Curious about what else might be lurking in Moonville's woods, Zelda and Morgan embark on a quest to uncover the true magic that lies in their midst . . . and perhaps, just maybe, they will find that the magic they're searching for has been with them all along.
Characters
Morgan Angelopoulos
Morgan’s personality is what makes him annoying, not his optimism. His constant positivity isn’t the problem—it’s that he treats everything like a punchline. He deflects tension with humor, refuses to sit with discomfort, and never quite reads the room. Morgan is genuinely helpful in moments of crisis and often means well, but he still doesn’t get it. He doesn’t fully understand Zelda, her skepticism, or why his approach to life can feel dismissive instead of comforting. Most frustratingly, he doesn’t meaningfully grow; he stays largely the same from beginning to end.
Zelda Tempest
Zelda is practical, skeptical, and grounded. As a journalist, she relies on facts, logic, and evidence, which puts her at odds with Morgan’s belief-driven worldview. She’s emotionally reserved, observant, and slow to trust anything that doesn’t make sense on the surface. Zelda’s journey is internal rather than dramatic, centered on how she processes uncertainty while staying true to who she is.
My Thoughts
We’re introduced to The Folklore of Forever by meeting Zelda first, which honestly felt like the right call.
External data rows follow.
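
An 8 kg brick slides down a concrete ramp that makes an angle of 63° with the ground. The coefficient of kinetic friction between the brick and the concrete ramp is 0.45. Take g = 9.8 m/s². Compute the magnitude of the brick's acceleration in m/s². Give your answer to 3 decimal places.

6.730 m/s²

Resolving the weight along the incline: the component pulling the brick down the slope is mg sin 63° = 8 × 9.8 × 0.8910 = 69.854 N, and the normal force is N = mg cos 63° = 8 × 9.8 × 0.4540 = 35.594 N.
Kinetic friction acts up the slope with magnitude f = μN = 0.45 × 35.594 = 16.017 N.
Net force along the incline is 69.854 − 16.017 = 53.837 N, so a = 53.837 / 8 = 6.7296 m/s².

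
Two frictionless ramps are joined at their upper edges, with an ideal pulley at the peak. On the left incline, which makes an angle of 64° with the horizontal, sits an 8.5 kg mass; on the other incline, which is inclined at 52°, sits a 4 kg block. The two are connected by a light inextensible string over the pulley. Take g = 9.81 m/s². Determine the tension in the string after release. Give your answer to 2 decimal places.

45.01 N

Resolve each weight along its own incline: the 8.5 kg mass has component 8.5 × 9.81 × sin 64° = 74.946 N down its slope, and the 4 kg mass has 4 × 9.81 × sin 52° = 30.922 N down its slope.
The 8.5 kg side's 74.946 N exceeds the other side's 30.922 N, so that mass slides down and the 4 kg mass slides up. Taking that direction as positive, Newton's second law for the whole system gives 74.946 − 30.922 = (8.5 + 4) a, so a = 44.024 / 12.5 = 3.5219 m/s².
For the 4 kg mass (up-slope positive): T − 30.922 = 4 × 3.5219, so T = 45.010 N.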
Zelda is a writer who’s returned to Moonville to be close to her sisters and regroup creatively. She’s stuck, both emotionally and professionally, and that frustration drives a lot of the early story. Enter Morgan, a self-proclaimed magic enthusiast who works for the local paper and somehow operates out of Zelda and her sisters’ café. From the jump, the setup promises cozy small-town magic, mystery in the woods, and a slow-burn unraveling of folklore versus reality. On paper, that sounds solid. In execution, though, the plot never really locks in. Things happen, but they don’t always feel connected or earned, which made large stretches of the story blur together for me.
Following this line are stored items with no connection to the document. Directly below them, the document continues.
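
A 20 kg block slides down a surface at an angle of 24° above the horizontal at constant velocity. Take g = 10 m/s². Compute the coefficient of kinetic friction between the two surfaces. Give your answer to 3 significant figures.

0.445

At constant velocity the net force along the incline is zero: mg sin 24° = μ mg cos 24°.
So μ = tan 24° = 0.4067 / 0.9135 = 0.4452.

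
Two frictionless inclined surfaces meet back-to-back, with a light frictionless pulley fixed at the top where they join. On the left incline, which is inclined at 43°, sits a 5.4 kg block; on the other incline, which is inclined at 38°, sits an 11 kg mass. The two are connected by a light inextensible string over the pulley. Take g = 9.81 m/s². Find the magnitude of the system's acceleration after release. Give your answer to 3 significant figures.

1.85 m/s²

Resolve each weight along its own incline: the 5.4 kg mass has component 5.4 × 9.81 × sin 43° = 36.128 N down its slope, and the 11 kg mass has 11 × 9.81 × sin 38° = 66.436 N down its slope.
The 11 kg side's 66.436 N exceeds the other side's 36.128 N, so that mass slides down and the 5.4 kg mass slides up. Taking that direction as positive, Newton's second law for the whole system gives 66.436 − 36.128 = (5.4 + 11) a, so a = 30.308 / 16.4 = 1.8480 m/s².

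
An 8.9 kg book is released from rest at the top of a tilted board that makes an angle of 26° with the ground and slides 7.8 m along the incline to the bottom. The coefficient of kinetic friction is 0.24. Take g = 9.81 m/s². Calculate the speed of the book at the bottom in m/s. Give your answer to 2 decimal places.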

The central mystery revolves around strange occurrences in the forest and a folkloric figure tied to altered animals and unseen magic. Zelda and Morgan repeatedly venture back into the woods, circling the same questions, poking at the same clues, and relying on Morgan’s book knowledge and Zelda’s latent instincts. The problem is that the story keeps introducing ideas without fully committing to them. Threads are dropped, explanations feel half-formed, and the pacing is wildly inconsistent. Zelda’s arc—especially her shifting relationship with belief, intuition, and the forest—is the only part that feels like it’s actually going somewhere. Morgan, on the other hand, stays exactly the same: overly jokey, oddly motivated, and frustratingly shallow in his emotional reasoning. The romance suffers because of this. Instead of building naturally alongside the mystery, it shows up abruptly and feels more like a checkbox than a payoff.
By the end, I was left feeling like this book had all the ingredients for something genuinely charming but never bothered to assemble them properly. The story lacks focus, the emotional beats don’t land, and too much happens at random without enough narrative patience. Zelda deserved a stronger framework around her growth, and the plot needed far more discipline. For me, this landed at one star—not because the concept was bad, but because the execution never rose to meet its own potential.